Petit Paul and Marie Dominate the Wall Space

September 2016.  I want a particular image and have to look through practically every magazine in the house.  I go to the studio and look some more.  The reason I’m so obsessed is that there’s something not quite right about the image.

Lately I’ve noticed that whenever I look at an image, say a photo of a couple or really, any number of people together, I immediately start scanning, searching for clues as to something being off.  At the same time, I’m looking for reasons why this can’t be so.  I only relax if everyone looks okay… with themselves, the world and each other.

So here’s this photograph.  Black and white.  Of a couple, Petit Paul and Marie from Jean Epstein’s 1923 silent film, Coeur Fidele.  Petit Paul is pressed up against Marie looking smitten while she is turned away looking most uncomfortable.  Whether or not Petit Paul is smitten, he certainly is determined to have Marie and Marie would rather have Jean but has little say in the matter.

The photograph calls to mind a few of my dreams.  A diminutive man clambering onto a woman’s lap and clinging to her, a formerly sane classmate insisting on a relationship and immediately taking control of the woman’s every move, a young man desperately wanting shelter only to create total chaos when the woman finally opens the door.  There are common elements.  The man initiates, persists and eventually has his way; the woman acquiesces.  The man acts, the woman doesn’t.  Oh no!  A dream in stereotypes.

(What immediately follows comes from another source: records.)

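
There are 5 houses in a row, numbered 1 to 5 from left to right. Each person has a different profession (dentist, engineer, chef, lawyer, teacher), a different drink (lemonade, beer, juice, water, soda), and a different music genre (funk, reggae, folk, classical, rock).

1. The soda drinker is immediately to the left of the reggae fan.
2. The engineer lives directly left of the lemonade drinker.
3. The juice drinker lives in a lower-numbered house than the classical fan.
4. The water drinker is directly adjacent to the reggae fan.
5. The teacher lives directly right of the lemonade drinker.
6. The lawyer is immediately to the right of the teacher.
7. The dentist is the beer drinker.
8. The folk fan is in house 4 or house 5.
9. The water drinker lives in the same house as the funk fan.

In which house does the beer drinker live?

The engineer is narrowed to house 1 or 2; consider each.
Placing it in house 2 leads to a contradiction, so it's in house 1.
By clue 2, the lemonade drinker is in house 2.
Clue 5: the teacher is in house 3.
By clue 6, the lawyer is in house 4.
Clue 7: the dentist is in house 5.
Clue 7: the beer drinker is in house 5.
The only profession still possible for house 2 is chef.
The folk fan is narrowed to house 4 or 5; consider each.
Placing it in house 5 leads to a contradiction, so it's in house 4.
From clue 4, the reggae fan must be in house 2.
Clue 1: the soda drinker is in house 1.
The only drink still possible for house 4 is juice.
Clue 3 places the classical fan in house 5.
Clue 9 places the funk fan in house 3.
The only drink still possible for house 3 is water.
House 1 music genre: only rock fits.
So: house 1 = engineer/soda/rock, house 2 = chef/lemonade/reggae, house 3 = teacher/water/funk, house 4 = lawyer/juice/folk, house 5 = dentist/beer/classical.

5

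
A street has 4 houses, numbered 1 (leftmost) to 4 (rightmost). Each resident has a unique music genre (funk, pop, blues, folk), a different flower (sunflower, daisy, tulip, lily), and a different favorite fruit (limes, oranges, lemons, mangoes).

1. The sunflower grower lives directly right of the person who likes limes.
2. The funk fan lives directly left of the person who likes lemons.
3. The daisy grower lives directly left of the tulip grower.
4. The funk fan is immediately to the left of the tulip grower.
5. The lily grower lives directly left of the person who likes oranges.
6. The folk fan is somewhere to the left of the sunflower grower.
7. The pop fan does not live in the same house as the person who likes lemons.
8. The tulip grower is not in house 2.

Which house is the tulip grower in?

4

So house 1 gets lily for flower.
From clue 5, the person who likes oranges must be in house 2.
The funk fan is narrowed to house 2 or 3; consider each.
Placing it in house 2 leads to a contradiction, so it's in house 3.
From clue 2, the person who likes lemons must be in house 4.
Clue 4: the tulip grower is in house 4.
That leaves blues as the music genre for house 4.
House 3's flower must be daisy (nothing else left).
By clue 1, the person who likes limes is in house 1.
Clue 6 places the folk fan in house 1.
House 2's music genre must be pop (nothing else left).
So house 2 gets sunflower for flower.
The only favorite fruit still possible for house 3 is mangoes.
So: house 1 = folk/lily/limes, house 2 = pop/sunflower/oranges, house 3 = funk/daisy/mangoes, house 4 = blues/tulip/lemons.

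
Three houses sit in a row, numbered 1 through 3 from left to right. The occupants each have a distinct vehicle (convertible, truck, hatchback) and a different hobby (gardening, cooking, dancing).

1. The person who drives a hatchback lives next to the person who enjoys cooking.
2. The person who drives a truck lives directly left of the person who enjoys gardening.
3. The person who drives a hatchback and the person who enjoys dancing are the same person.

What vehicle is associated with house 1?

The person who drives a truck is narrowed to house 1 or 2; consider each.
Placing it in house 1 leads to a contradiction, so it's in house 2.
By clue 2, the person who enjoys gardening is in house 3.
From clue 1, the person who enjoys cooking must be in house 2.
By clue 3, the person who drives a hatchback is in house 1.
The person who enjoys dancing is in house 1 (clue 3).
The only vehicle still possible for house 3 is convertible.
So: house 1 = hatchback/dancing, house 2 = truck/cooking, house 3 = convertible/gardening.

hatchback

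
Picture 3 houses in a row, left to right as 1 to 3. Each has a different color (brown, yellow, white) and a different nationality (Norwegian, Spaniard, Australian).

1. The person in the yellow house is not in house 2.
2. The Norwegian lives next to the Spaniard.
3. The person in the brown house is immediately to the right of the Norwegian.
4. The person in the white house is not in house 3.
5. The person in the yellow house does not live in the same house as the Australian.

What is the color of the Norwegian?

white

The person in the brown house is narrowed to house 2 or 3; consider each.
Placing it in house 2 leads to a contradiction, so it's in house 3.
The Norwegian is in house 2 (clue 3).
House 1's color must be yellow (nothing else left).
That leaves white as the color for house 2.
From clue 5, the Australian must be in house 3.
That leaves Spaniard as the nationality for house 1.
So: house 1 = yellow/Spaniard, house 2 = white/Norwegian, house 3 = brown/Australian.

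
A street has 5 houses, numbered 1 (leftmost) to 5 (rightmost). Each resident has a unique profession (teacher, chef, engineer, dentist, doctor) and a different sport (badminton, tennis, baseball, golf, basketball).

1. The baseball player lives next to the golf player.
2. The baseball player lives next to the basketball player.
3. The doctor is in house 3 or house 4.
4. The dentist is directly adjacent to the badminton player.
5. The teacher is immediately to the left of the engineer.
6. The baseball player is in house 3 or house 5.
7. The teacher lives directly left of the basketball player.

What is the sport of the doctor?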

I am not the only one who dreams this way.  I read somewhere that Martin Scorsese makes films that are mainly about men.  His men are tragic figures who’ve been described as angry, troubled and empty, exiled from the world, living on the edge of acceptability, afraid of humiliation, alone and seeking redemption as they struggle for humanity.

Scorsese’s women, on the other hand, are usually in supporting roles, existing in relation to men.  The men, the centre of the film’s universe, the women simply revolving around them, either abused or idealized or both.

I read too that one of the traits most often defining the role of women in literature is compliancy.  Confinement is the other.

How can a person relax I wonder.  With a set up like this.  I decide to finish watching Epstein’s film in hopes of a picture-perfect ending, even if stereotypical.  So far so good.  Petit Paul is killed and there are signs Marie will be reunited with her beloved Jean.  Yes yes…good..oh, wait.  The last image is that of the couple riding off together, Marie looking happy enough but Jean.  Oh Jean, what’s the matter with him now, so detached and pensive?  His arm is around her but even so, that’s little consolation if you look at his face.

My collage is not dramatic.  Quite passive actually.  The women for the most part, mother types.  The men small, that is, except for the man in the centre.  I keep forgetting about him.  Petit Paul and Marie hang on the walls…framed.  It does feel like they’ve been set up if not framed, given these roles in a melodrama all with the purpose of allowing Epstein, a film theorist, to experiment with some ideas that might elevate the thing.    

Suddenly I feel better.  If the roles are fixed and the unhappy couple is caught up in this low melodrama, somehow it’s easier to let it go.   After all, there’s no real tragedy here, unless Epstein does in fact succeed in his attempt.  Somehow I don’t think he does.